Wednesday, October 28, 2009

Small Electric Car Company Leads Bigger, Global Rivals

In addition to these challenges, Mr. Maini’s company has to grow from being a maker of niche vehicles for early adopters into a producer of mass-market cars.

“The Mainis are certainly good guys, but I don’t think they have the resources to make that happen,” said Rishikesha T. Krishnan, a professor of corporate strategy at the Indian Institute of Management in Bangalore. They have to “align themselves with a bigger player.”

Reva officials agree that they need partners and they are trying to develop three businesses: building cars under the Reva brand; franchising production of Reva cars to other manufacturers like Bannon; and licensing Reva technology to automakers like G.M.

The company also says it believes that its coming cars will be much more enticing. It has such faith in the NXR that it is building a factory that can produce 30,000 cars a year. The company plans to release one new model every year; it has a sporty coupe, the NXG, ready to be released in 2011.

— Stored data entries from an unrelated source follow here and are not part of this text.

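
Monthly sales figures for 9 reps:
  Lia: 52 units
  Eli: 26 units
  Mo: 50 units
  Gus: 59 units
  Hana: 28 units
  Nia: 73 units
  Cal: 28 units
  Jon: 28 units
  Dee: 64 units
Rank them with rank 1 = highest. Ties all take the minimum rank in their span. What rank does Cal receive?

6

Sorted (descending): 73, 64, 59, 52, 50, 28, 28, 28, 26
The 3 values of 28 occupy positions 6–8 → each gets rank 6.
Cal has value 28 units → rank 6.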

“It was very clear to the management and the board that we have to do something truly game-changing, and hopefully that’s what we have done with the new design,” said Mohanjit Jolly, a Reva board member and the executive director at Draper Fisher Jurvetson, a venture capital firm based in Silicon Valley that has invested in both Reva and Tesla Motors.

In many ways, Reva is the opposite of Tesla, a Silicon Valley company that has grabbed the limelight with its high-performance electric sports cars. Whereas Tesla’s cars are fast and expensive — in the case of the Tesla Roadster, $101,500 — Reva’s vehicles are small, slow and, by electric car standards, cheap.

And Reva’s compound on the outskirts of Bangalore is a far cry from the Bay Area. To get to it, visitors must drive through dusty, potholed streets in an old industrial area south of the city.

“If Tesla is on one end producing cars to compete with Ferrari, we are on the other end,” said R. Chandramouli, who heads sales and marketing at Reva. “We believe in really small cars.”

Mr. Maini said electric cars have to be small and affordable to succeed in places like India and Europe, where most car trips are short and involve stop-and-go driving, unlike in the United States where commuters can drive 50 miles or more a day, mostly on highways.

The NXR, which is about a foot and a half shorter than the Mini Cooper, will come in two variations. In Europe, the higher-end model will sell for about 15,000 euros, or $22,000, not including batteries, which the company will lease for a monthly fee.

By contrast, Tesla’s Model S sedan will cost $49,900 after a $7,500 tax rebate. That car will seat five adults and two children and have a range of 300 miles. Tesla is taking reservations for the car, but deliveries will start in 2011. It has sold nearly 900 of its Roadster sports cars.

If all goes according to plan — a big if — Reva, which is named after Mr. Maini’s mother, should turn a profit sometime next year, he said. For him, that milestone would be the culmination of a long journey.

His love for motors began early. He built remote-controlled cars and planes when he was 10, and motorized go-carts as a teenager. Because specialized components were hard to come by in India, he asked his father’s friends to buy spare parts when they traveled abroad.

His well-to-do business family supported him then and continues to finance him today. “When I was 11 or 12, I had a hobby room that was bigger than the room where the three of us slept at night,” he said, referring to the room he shared with his two older brothers. “I had my own lathe and mill.”

Mr. Maini studied mechanical engineering at the University of Michigan, where he was on a team that built an award-winning solar car in 1990, and then at Stanford. After working in California for a few years at AEV, he returned to Bangalore in the late 1990s to start Reva as a joint venture between his family and AEV. (His family owns two other companies that make auto parts, golf carts and forklifts.)

The Maini family and its partners have invested more than $50 million, and in-kind services like office space, in Reva.